Der Sohn eines Landarbeiters
Anfang des Romans
Franz Wurglawez schlief noch fest, obwohl es schon acht Uhr war. Draußen war es längst hell, so hell, als wäre jedes Haus und jeder Baum angeleuchtet. Das Dorf lag in einem Licht, wie es das nur an einem wolkenlosen Morgen gibt.
Franz aber träumte, daß vor seinem Fenster schwarze Regenwolken hingen und er sich deshalb den Regenmantel über den neuen Anzug ziehen und den großen Schirm seines Vaters ausborgen mußte. Er träumte, daß er zum Fenster ging, um die Regenwolken wegzuschieben. Aber der Mann, der gestern im Fernsehen den Fortbestand des schlechten Wetters vorhergesagt hatte, stand draußen im Hof und stemmte sich dagegen, so daß Franz die Wolken nicht wegbrachte.
Da hatte er im Traum eine Idee: „Wenn ich in die Wolken trete, platzen sie und rinnen aus. Obendrein wird dann der blöde Hund von oben bis unten naß.“
Er trat aus, einmal und noch einmal. Da er aber nicht nur im Traum, sondern auch in der Wirklichkeit austrat, traf sein Fuß mit voller Wucht eine Wand seines kleinen Zimmers. Wach wurde er davon aber nicht, denn er hatte einen Schlaf wie ein Bär.
Der Tritt hatte die dünne Ziegelwand zum Wackeln gebracht, die sein Zimmer von der Küche trennte. Und so konnten sich weder er noch seine Eltern später erklären, warum ausgerechnet an diesem Morgen die dürren Nadeln von Föhrenzweigen abgefallen waren. Die Föhrenzweige schmückten den Herrgottswinkel in der Küche, denn einen eigenen Wohnraum, wo auch Platz für einen ordentlichen Herrgottswinkel gewesen wäre, gab es in dem kleinen Haus nicht. Außer der Küche hatte die Familie Wurglawez nur noch einen Schlafraum und eine Kammer für den Sohn.

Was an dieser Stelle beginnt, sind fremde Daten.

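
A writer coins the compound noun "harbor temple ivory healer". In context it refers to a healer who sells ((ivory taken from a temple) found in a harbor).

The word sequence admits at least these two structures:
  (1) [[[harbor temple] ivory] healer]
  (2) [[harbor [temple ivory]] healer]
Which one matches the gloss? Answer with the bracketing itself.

[[harbor [temple ivory]] healer]

The paraphrase's head is the "healer" part ("healer"); its modifier is "harbor temple ivory".
That top-level split, carried through the inner groups, gives [[harbor [temple ivory]] healer].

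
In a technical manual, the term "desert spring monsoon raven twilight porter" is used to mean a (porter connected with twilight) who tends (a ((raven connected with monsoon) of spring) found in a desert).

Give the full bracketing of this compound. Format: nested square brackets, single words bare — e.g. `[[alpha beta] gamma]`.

[[desert [spring [monsoon raven]]] [twilight porter]]

Overall it is a kind of porter (specifically "twilight porter"); the modifier is "desert spring monsoon raven".
Within "desert spring monsoon raven", the head is "raven" (specifically "spring monsoon raven") and the modifier is "desert".
Within "spring monsoon raven", the head is "raven" (specifically "monsoon raven") and the modifier is "spring".
Within "monsoon raven", the head is "raven" and the modifier is "monsoon".
Within "twilight porter", the head is "porter" and the modifier is "twilight".
Assembled: [[desert [spring [monsoon raven]]] [twilight porter]].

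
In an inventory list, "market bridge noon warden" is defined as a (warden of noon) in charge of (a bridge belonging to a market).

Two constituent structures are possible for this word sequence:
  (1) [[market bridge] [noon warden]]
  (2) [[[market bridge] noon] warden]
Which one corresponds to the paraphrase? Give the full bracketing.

The paraphrase's head is the "warden" part ("noon warden"); its modifier is "market bridge".
That top-level split, carried through the inner groups, gives [[market bridge] [noon warden]].

[[market bridge] [noon warden]]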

Heute war Mittwoch, der 14. Mai 1975. Es war ein wichtiger Tag für Franz Wurglawez. Er selbst hatte diesen Tag sogar als den wichtigsten in seinem Leben bezeichnet. Danach, so hoffte er, würde alles anders werden.

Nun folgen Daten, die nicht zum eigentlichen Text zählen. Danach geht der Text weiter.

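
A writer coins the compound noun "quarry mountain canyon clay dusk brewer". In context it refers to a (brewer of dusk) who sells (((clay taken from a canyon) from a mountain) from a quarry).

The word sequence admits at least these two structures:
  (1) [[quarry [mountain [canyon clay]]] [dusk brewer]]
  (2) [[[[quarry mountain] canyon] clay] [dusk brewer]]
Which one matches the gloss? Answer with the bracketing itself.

The paraphrase's head is the "brewer" part ("dusk brewer"); its modifier is "quarry mountain canyon clay".
That top-level split, carried through the inner groups, gives [[quarry [mountain [canyon clay]]] [dusk brewer]].

[[quarry [mountain [canyon clay]]] [dusk brewer]]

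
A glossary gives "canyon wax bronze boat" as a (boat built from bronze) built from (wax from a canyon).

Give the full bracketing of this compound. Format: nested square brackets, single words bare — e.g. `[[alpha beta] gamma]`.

[[canyon wax] [bronze boat]]

At the top level: head "boat" (specifically "bronze boat"); modifier "canyon wax".
Inside "canyon wax": head "wax", modifier "canyon".
Inside "bronze boat": head "boat", modifier "bronze".
Assembled: [[canyon wax] [bronze boat]].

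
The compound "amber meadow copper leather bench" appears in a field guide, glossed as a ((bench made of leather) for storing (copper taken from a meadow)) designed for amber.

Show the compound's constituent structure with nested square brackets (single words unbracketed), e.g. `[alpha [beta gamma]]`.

At the top level: head "bench" (specifically "meadow copper leather bench"); modifier "amber".
Within "meadow copper leather bench", the head is "bench" (specifically "leather bench") and the modifier is "meadow copper".
Within "meadow copper", the head is "copper" and the modifier is "meadow".
Within "leather bench", the head is "bench" and the modifier is "leather".
Assembled: [amber [[meadow copper] [leather bench]]].

[amber [[meadow copper] [leather bench]]]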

An eben diesem Mittwoch, um elf Uhr, war in der Berufsschule, drüben in der Stadt, die Überreichung der Abschlußzeugnisse angesetzt. Und Franz war einer von denen, die heute mit dem Abschluß der Lehrzeit ins Berufsleben eintreten sollten.
Er hatte sich während des vergangenen Jahres nichts mehr herbeigewünscht als das Ende der Lehrzeit. Denn er war schon zwanzig Jahre alt und hatte keine Lust mehr, die ganze Arbeit eines ausgelernten Maurers leisten zu müssen, aber noch immer als Lehrling zu gelten.
Franz hatte sich also schon lang auf den heutigen Tag gefreut. Und ausgerechnet gestern vor dem Einschlafen überkam ihn ein unangenehmes Gefühl. Wird nun wirklich alles anders, hatte er gedacht, nur weil ich statt der Lehrlingsentschädigung einen Lohn bekomme? Und wird nicht vielleicht auch manches schlechter? Zum Beispiel, daß ich ein paar Kollegen nicht mehr treffe aus der Schule und den Professor Stadler. Das war eh der einzige, mit dem man über alles reden hat können.
Die letzten Tage hatte es geregnet, und es schien, als hätte sich Franz umsonst darauf eingestellt, heute seinen neuen Sommeranzug auszuführen. Deshalb wohl träumte er von den schwarzen Wolken, jetzt, wo draußen schon der schönste Tag war und ein leichter Wind die Spuren der vergangenen Regentage fast weggewischt hatte.